The Pothole Law — passed in 1979 to make it harder for people to sue — protects the city from liability for injuries to people who trip or fall on sidewalks that are “out of repair, unsafe, dangerous or obstructed,” unless a written notice of the defect has been provided to the city’s Department of Transportation at least 15 days before the accident. Previously, the injured person only had to show, usually through witnesses, that the crack or hole or protrusion had been there long enough for the city to be able to fix it.
In response, in 1982, the trial lawyers set up the Big Apple Pothole and Sidewalk Protection Committee, which hires workers to scour the city’s nearly 10,000 miles of streets and document potholes and other defects.
The committee started to supply thousands of maps to the city, documenting hundreds of thousands of purported defects. “The city initially refused to accept the maps as evidence of the required notice, but the lawyers sued — what else? — and won,” Joseph P. Fried wrote in The Times in 1993.
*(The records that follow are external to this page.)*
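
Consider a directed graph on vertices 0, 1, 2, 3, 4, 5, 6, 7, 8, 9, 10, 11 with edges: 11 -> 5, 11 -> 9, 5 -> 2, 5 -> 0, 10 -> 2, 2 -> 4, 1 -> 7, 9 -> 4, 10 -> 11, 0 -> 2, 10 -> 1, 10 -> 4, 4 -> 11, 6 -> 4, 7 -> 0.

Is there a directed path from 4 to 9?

Yes

Explore from 4.
Distance 1: reach 11.
Distance 2: reach 5, 9.
Found 9.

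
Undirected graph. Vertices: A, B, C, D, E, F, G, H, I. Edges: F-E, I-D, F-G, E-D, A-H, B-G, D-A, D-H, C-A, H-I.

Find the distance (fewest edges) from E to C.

3

Distance 0: E.
Distance 1: D, F.
Distance 2: A, G, H, I.
Distance 3: B, C — contains C.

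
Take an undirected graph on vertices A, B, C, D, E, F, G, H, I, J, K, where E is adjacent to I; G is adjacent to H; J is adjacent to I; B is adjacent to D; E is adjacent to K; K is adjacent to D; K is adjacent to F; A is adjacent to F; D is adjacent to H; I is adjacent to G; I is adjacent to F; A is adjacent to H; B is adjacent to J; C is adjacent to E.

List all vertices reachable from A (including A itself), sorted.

Start at A.
Its neighbours: F, H.
Then their neighbours: D, G, I, K.
Then next layer: B, E, J.
Then next layer: C.
Every vertex is now reached.

A, B, C, D, E, F, G, H, I, J, K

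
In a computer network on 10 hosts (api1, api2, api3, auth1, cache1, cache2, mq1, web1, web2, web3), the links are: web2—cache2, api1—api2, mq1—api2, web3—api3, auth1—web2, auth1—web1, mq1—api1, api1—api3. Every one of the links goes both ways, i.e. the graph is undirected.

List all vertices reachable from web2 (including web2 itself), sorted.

Start at web2.
Its neighbours: auth1, cache2.
Then their neighbours: web1.
Nothing further is reachable.

auth1, cache2, web1, web2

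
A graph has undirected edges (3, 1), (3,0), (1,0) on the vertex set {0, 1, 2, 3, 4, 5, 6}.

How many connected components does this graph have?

5

From 0: component {0, 1, 3}.
From 2: component {2}.
From 4: component {4}.
From 5: component {5}.
From 6: component {6}.
That's 5 components.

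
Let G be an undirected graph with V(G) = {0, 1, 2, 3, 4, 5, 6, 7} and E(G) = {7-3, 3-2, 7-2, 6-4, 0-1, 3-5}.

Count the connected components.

3

From 0: component {0, 1}.
From 2: component {2, 3, 5, 7}.
From 4: component {4, 6}.
That's 3 components.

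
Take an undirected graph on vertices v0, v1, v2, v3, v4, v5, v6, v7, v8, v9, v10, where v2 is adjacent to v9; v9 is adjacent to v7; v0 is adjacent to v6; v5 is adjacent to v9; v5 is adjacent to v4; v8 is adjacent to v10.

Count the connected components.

From v0: component {v0, v6}.
From v1: component {v1}.
From v2: component {v2, v4, v5, v7, v9}.
From v3: component {v3}.
From v8: component {v8, v10}.
That's 5 components.

5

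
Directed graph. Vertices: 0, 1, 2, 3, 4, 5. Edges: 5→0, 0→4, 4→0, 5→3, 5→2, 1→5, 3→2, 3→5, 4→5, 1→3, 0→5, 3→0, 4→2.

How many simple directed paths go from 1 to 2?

1→3→0→4→2
1→3→0→4→5→2
1→3→0→5→2
1→3→2
1→3→5→0→4→2
1→3→5→2
1→5→0→4→2
1→5→2
1→5→3→0→4→2
1→5→3→2

10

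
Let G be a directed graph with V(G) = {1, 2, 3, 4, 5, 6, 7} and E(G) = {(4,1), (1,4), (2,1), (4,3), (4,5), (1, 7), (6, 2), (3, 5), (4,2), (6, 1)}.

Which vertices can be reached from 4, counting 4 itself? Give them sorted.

1, 2, 3, 4, 5, 7

Start at 4.
Its neighbours: 1, 2, 3, 5.
Then their neighbours: 7.
Nothing further is reachable.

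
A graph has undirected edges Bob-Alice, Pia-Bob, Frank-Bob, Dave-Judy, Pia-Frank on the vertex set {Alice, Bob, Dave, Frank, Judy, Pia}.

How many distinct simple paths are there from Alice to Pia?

Alice–Bob–Frank–Pia
Alice–Bob–Pia

2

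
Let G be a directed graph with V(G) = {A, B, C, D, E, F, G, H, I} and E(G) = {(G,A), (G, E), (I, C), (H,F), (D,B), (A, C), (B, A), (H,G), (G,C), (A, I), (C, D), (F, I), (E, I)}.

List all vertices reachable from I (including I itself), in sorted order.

Start at I.
Its neighbours: C.
Then their neighbours: D.
Then next layer: B.
Then next layer: A.
Nothing further is reachable.

A, B, C, D, I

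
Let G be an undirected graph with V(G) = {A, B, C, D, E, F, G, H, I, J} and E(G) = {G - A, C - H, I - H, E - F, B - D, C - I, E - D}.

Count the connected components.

From A: component {A, G}.
From B: component {B, D, E, F}.
From C: component {C, H, I}.
From J: component {J}.
That's 4 components.

4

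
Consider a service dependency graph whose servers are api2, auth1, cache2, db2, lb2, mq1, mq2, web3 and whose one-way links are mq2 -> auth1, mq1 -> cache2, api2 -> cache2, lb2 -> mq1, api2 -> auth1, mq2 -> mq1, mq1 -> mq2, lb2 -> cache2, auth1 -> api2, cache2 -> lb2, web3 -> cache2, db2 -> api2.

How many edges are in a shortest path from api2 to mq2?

Distance 0: api2.
Distance 1: auth1, cache2.
Distance 2: lb2.
Distance 3: mq1.
Distance 4: mq2 — contains mq2.

4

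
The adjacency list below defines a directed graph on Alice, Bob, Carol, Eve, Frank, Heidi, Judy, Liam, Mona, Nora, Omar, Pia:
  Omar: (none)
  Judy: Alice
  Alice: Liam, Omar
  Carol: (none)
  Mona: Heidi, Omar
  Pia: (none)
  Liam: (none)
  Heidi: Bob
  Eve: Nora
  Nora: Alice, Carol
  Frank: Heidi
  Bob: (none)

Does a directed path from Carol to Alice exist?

No

Carol has no outgoing edges, so nothing is reachable from it.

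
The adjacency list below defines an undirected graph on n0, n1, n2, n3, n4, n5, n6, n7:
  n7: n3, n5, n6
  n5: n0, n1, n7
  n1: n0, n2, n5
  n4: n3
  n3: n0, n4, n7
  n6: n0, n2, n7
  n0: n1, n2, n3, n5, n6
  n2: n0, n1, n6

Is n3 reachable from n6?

Yes

Explore from n6.
Distance 1: reach n0, n2, n7.
Distance 2: reach n1, n3, n5.
Found n3.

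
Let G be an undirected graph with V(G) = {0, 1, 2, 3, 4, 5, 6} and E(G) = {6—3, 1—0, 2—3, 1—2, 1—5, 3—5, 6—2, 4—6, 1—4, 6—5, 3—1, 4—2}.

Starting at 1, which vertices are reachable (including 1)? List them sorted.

0, 1, 2, 3, 4, 5, 6

Start at 1.
Its neighbours: 0, 2, 3, 4, 5.
Then their neighbours: 6.
Every vertex is now reached.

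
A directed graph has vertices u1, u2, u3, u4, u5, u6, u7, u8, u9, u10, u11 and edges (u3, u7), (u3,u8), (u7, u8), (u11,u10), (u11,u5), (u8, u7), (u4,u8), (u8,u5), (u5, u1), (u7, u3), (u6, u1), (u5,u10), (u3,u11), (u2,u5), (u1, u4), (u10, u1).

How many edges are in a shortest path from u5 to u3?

5

Distance 0: u5.
Distance 1: u1, u10.
Distance 2: u4.
Distance 3: u8.
Distance 4: u7.
Distance 5: u3 — contains u3.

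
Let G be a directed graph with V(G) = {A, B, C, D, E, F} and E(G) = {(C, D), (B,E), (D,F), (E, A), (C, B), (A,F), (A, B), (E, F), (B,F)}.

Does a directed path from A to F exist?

Yes

Explore from A.
Distance 1: reach B, F.
Found F.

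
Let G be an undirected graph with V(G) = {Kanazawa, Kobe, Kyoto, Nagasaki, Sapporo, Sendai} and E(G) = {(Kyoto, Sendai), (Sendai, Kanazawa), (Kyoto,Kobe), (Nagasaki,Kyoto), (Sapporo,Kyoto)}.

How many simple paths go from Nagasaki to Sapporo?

Nagasaki–Kyoto–Sapporo

1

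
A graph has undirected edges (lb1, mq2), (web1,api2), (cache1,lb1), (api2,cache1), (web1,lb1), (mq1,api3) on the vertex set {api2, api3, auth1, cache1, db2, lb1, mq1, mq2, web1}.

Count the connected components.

4

From api2: component {api2, cache1, lb1, mq2, web1}.
From api3: component {api3, mq1}.
From auth1: component {auth1}.
From db2: component {db2}.
That's 4 components.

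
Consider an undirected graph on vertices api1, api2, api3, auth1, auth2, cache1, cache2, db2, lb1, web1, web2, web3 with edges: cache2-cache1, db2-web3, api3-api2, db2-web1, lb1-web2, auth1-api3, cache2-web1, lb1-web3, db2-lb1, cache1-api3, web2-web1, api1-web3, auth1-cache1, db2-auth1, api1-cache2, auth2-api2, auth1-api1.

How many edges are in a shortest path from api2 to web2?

5

Distance 0: api2.
Distance 1: api3, auth2.
Distance 2: auth1, cache1.
Distance 3: api1, cache2, db2.
Distance 4: lb1, web1, web3.
Distance 5: web2 — contains web2.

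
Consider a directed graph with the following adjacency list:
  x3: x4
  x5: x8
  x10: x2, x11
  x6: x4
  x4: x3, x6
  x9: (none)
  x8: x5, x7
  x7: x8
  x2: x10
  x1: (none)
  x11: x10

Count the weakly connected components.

5

From x1: component {x1}.
From x2: component {x2, x10, x11}.
From x3: component {x3, x4, x6}.
From x5: component {x5, x7, x8}.
From x9: component {x9}.
That's 5 components.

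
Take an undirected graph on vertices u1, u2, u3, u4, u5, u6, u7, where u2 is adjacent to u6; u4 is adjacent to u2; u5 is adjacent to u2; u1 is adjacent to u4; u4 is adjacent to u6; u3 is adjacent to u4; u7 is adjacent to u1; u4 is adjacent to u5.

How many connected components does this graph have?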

Pothole Map Inadequate for Lawsuits, Court Finds
On Thursday, in a pair of cases, the Court of Appeals, New York’s highest court, ruled that the map was “not sufficient notice” under the Pothole Law.
The map uses coded symbols to represent defects. “For example, a straight line is used for a raised or uneven portion of a sidewalk, a circle for a hole or hazardous depression, a line with a triangle at each end for an extended section of cracks and holes in a sidewalk, and so forth,” Judge Robert S. Smith wrote in his opinion for the court’s majority.